Pour une capitalisation de bonnes pratiques des partenariats public-privé sur le continent


Alain Bouithy
Jeudi 15 Novembre 2018

 Casablanca a abrité les 12 et 13 novembre la deuxième édition du Forum Partenariat public-privé (PPP Afrique).
Placée sous le thème «Promouvoir l’agriculture et les technologies de l’information (TIC) grâce aux partenariats public-privé (PPP)», cette deuxième édition faisait suite à la première tenue en octobre dernier à Paris et qui avait réuni  plusieurs décideurs africains et investisseurs internationaux.
Comme dans la capitale française, le deuxième Forum PPP Afrique, initié par le Centre international de formation professionnelle continue (Trainis), en partenariat avec le spécialiste français en gestion d’événements (Evenium), a réuni 300 décideurs africains et européens dont des ministres, hauts fonctionnaires, chefs d’entreprise, financiers, bailleurs de fonds et consultants venus partager leurs expériences sur ce modèle. Mais aussi s’enrichir des échecs des uns et des autres.
Inscrite dans une démarche de capitalisation des expériences et de développement des bonnes pratiques dans la mobilisation du secteur privé pour le développement du continent, l’édition 2018 du Forum PPP Afrique visait à mettre en avant «la longue et fructueuse expérience du Royaume du Maroc dans la mise en place de partenariats public-privé, ainsi que l’excellence et le savoir-faire des entreprises marocaines dans ce domaine », a indiqué à Daouda Coulibaly, PDG de Trainis et président du Forum PPP Afrique.
La décision d’organiser au Maroc cet important rendez-vous, qui nourrit l’ambition d’être un catalyseur de nouveaux contrats de PPP, dans lequel les acteurs publics et privés occuperont une place centrale, « s’inscrit aussi en cohérence avec l’engagement de Sa Majesté le Roi Mohammed VI, pour le développement économique de l’Afrique dans une logique de partenariat équilibré et gagnant-gagnant», a-t-il souligné à l’ouverture de cette rencontre internationale.
Adjointe au directeur de la DEPP, au ministère de l’Economie et des Finances, Najat Saher s’est, pour sa part, réjouie du thème choisi  qui «constitue une occasion pour les participants d’échanger et de profiter du retour d’expérience et de s’enquérir surtout de l’expertise des pays participants».
Revenant sur  l’expérience et l’expertise du Maroc en matière des PPP, elle a rappelé que «le Maroc s’est inscrit depuis plusieurs années dans la dynamique du recours à ce mode innovant dans la réalisation des projets de grande envergure à l’échelle aussi bien nationale et que dans le cadre de la coopération Sud-Sud».
Poursuivant son exposé, Najat Saher a expliqué, en outre, que  «dans un contexte mondial caractérisé par la persistance de fragilités économiques et financières, le recours aux PPP répond aussi à un besoin de financement croissant pour accélérer l’amélioration de l’offre publique en infrastructures et services et partant renforcer la compétitivité et l’attractivité de nos pays et améliorer surtout les conditions de vie de nos citoyens ».
Soulignant également l’intérêt de cette rencontre,  Moulay Ahmed Boubacar, ministre malien du Développement industriel et de la Promotion des investissements, a déclaré que «ce forum revêt une importance particulière pour les pays africains.
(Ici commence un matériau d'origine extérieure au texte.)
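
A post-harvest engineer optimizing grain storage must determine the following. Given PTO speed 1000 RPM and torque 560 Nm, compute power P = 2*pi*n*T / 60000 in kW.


P = 2*pi*n*T / 60000
  = 2*pi * 1000 * 560 / 60000
  = 3518583.77 / 60000
  = 58.64 kW


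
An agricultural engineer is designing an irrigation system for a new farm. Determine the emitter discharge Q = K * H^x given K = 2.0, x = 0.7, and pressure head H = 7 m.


Q = K * H^x
  = 2.0 * 7^0.7
  = 2.0 * 3.9045
  = 7.81 L/h


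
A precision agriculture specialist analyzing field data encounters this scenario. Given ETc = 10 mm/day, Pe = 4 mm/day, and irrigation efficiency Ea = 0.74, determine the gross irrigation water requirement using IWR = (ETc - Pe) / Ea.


IWR = (ETc - Pe) / Ea
    = (10 - 4) / 0.74
    = 6 / 0.74
    = 8.11 mm/day


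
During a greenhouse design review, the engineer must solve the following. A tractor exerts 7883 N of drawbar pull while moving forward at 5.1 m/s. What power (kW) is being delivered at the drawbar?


P = F * v / 1000
  = 7883 * 5.1 / 1000
  = 40203.30 / 1000
  = 40.20 kW


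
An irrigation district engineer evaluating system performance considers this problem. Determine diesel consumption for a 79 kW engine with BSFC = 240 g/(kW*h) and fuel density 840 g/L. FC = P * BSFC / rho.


FC = P * BSFC / rho_fuel
   = 79 * 240 / 840
   = 18960 / 840
   = 22.57 L/h


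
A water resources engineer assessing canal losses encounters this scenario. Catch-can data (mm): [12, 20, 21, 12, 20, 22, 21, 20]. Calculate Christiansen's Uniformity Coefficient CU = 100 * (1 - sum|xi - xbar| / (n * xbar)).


xbar = 148 / 8 = 18.500
sum|xi - xbar| = 26
CU = 100 * (1 - 26 / (8 * 18.500))
   = 100 * (1 - 0.1757)
   = 82.43%


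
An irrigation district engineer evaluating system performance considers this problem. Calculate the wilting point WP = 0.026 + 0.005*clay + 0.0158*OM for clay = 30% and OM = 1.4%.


WP = 0.026 + 0.005*30 + 0.0158*1.4
   = 0.026 + 0.1500 + 0.0221
   = 0.1981


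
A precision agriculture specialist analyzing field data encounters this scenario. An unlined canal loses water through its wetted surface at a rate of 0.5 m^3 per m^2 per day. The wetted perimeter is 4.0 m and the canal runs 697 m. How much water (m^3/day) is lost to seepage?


S = C * P * L
  = 0.5 * 4.0 * 697
  = 1394 m^3/day


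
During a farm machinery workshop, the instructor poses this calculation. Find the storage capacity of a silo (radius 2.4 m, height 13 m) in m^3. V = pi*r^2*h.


V = pi * r^2 * h
  = pi * 2.4^2 * 13
  = pi * 5.76 * 13
  = 235.24 m^3


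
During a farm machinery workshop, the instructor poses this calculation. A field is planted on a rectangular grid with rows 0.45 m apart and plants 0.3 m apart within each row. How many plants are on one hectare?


D = 10000 / (row_sp * plant_sp)
  = 10000 / (0.45 * 0.3)
  = 10000 / 0.1350
  = 74074.07 plants/ha


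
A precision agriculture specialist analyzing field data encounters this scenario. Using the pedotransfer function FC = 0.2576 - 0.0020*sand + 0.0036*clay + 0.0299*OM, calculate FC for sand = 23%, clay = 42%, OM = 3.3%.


FC = 0.2576 - 0.0020*23 + 0.0036*42 + 0.0299*3.3
   = 0.2576 - 0.0460 + 0.1512 + 0.0987
   = 0.4615


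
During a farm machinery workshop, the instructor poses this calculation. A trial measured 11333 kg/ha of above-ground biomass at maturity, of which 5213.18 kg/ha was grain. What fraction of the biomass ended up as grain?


HI = grain_yield / biomass
   = 5213.18 / 11333
   = 0.46


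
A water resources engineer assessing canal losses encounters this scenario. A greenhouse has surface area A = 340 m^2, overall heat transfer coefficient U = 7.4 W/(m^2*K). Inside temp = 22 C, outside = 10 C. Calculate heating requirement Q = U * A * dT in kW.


dT = 22 - (10) = 12 K
Q = U * A * dT
  = 7.4 * 340 * 12
  = 30192 W = 30.19 kW


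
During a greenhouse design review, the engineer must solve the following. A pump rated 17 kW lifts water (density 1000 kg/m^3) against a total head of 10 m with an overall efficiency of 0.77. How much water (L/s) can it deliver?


Q = (P * 1000 * eta) / (rho * g * H)
  = (17 * 1000 * 0.77) / (1000 * 9.81 * 10)
  = 13090 / 98100
  = 0.13344 m^3/s = 133.44 L/s


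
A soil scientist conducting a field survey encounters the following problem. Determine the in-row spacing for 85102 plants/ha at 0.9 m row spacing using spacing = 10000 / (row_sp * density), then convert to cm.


spacing = 10000 / (row_sp * density)
        = 10000 / (0.9 * 85102)
        = 10000 / 76591.80
        = 0.13056 m = 13.06 cm


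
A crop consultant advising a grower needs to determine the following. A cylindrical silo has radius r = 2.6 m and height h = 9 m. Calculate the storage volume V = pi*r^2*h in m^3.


V = pi * r^2 * h
  = pi * 2.6^2 * 9
  = pi * 6.76 * 9
  = 191.13 m^3


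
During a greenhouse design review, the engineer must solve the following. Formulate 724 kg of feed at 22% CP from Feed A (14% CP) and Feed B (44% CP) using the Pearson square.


parts_A = CP_b - target = 44 - 22 = 22
parts_B = target - CP_a = 22 - 14 = 8
total_parts = 22 + 8 = 30
Feed A = 724 * 22 / 30 = 530.93 kg
Feed B = 724 * 8 / 30 = 193.07 kg

530.93 kg


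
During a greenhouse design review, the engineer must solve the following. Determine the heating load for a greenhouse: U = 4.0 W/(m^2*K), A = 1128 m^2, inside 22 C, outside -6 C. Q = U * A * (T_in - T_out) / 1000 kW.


dT = 22 - (-6) = 28 K
Q = U * A * dT
  = 4.0 * 1128 * 28
  = 126336 W = 126.34 kW


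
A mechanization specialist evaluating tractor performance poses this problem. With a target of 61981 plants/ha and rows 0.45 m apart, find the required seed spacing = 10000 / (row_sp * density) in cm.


spacing = 10000 / (row_sp * density)
        = 10000 / (0.45 * 61981)
        = 10000 / 27891.45
        = 0.35853 m = 35.85 cm


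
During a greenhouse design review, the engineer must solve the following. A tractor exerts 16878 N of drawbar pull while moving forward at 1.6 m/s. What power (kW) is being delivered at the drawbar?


P = F * v / 1000
  = 16878 * 1.6 / 1000
  = 27004.80 / 1000
  = 27.00 kW


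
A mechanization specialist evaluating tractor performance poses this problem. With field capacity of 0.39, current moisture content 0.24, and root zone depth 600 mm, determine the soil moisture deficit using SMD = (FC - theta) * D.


SMD = (FC - theta) * D
    = (0.39 - 0.24) * 600
    = 0.150 * 600
    = 90 mm


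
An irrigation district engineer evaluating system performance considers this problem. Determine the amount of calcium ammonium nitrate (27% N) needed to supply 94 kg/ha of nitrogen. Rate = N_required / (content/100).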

D’autant plus que le thème cadre parfaitement avec les enjeux actuels et les différentes interventions que j’ai entendues le confirment».
A noter qu’au cours de leurs échanges, les différents intervenants ont souvent souligné l’exemple du Royaume, cité les projets tels que les Agropoles de Meknès, la mise en location de terre, les réseaux d’irrigation mis en place au Maroc à travers des PPP.
Saluant l’expertise du Maroc, Zavier Reille, directeur du Bureau Maghreb, IFC-Banque mondiale, a indiqué que le Royaume a effectué une trentaine de PPP intéressants pouvant inspirer d’autres pays, soulignant qu’il a fait le premier PPP en irrigation dans le monde et a réussi à le faire fonctionner.
«C’est un très beau succès qui a permis à 2000 fermiers dans le domaine des agrumes de monter en puissance et d’avoir une production exceptionnelle», a-t-il dit.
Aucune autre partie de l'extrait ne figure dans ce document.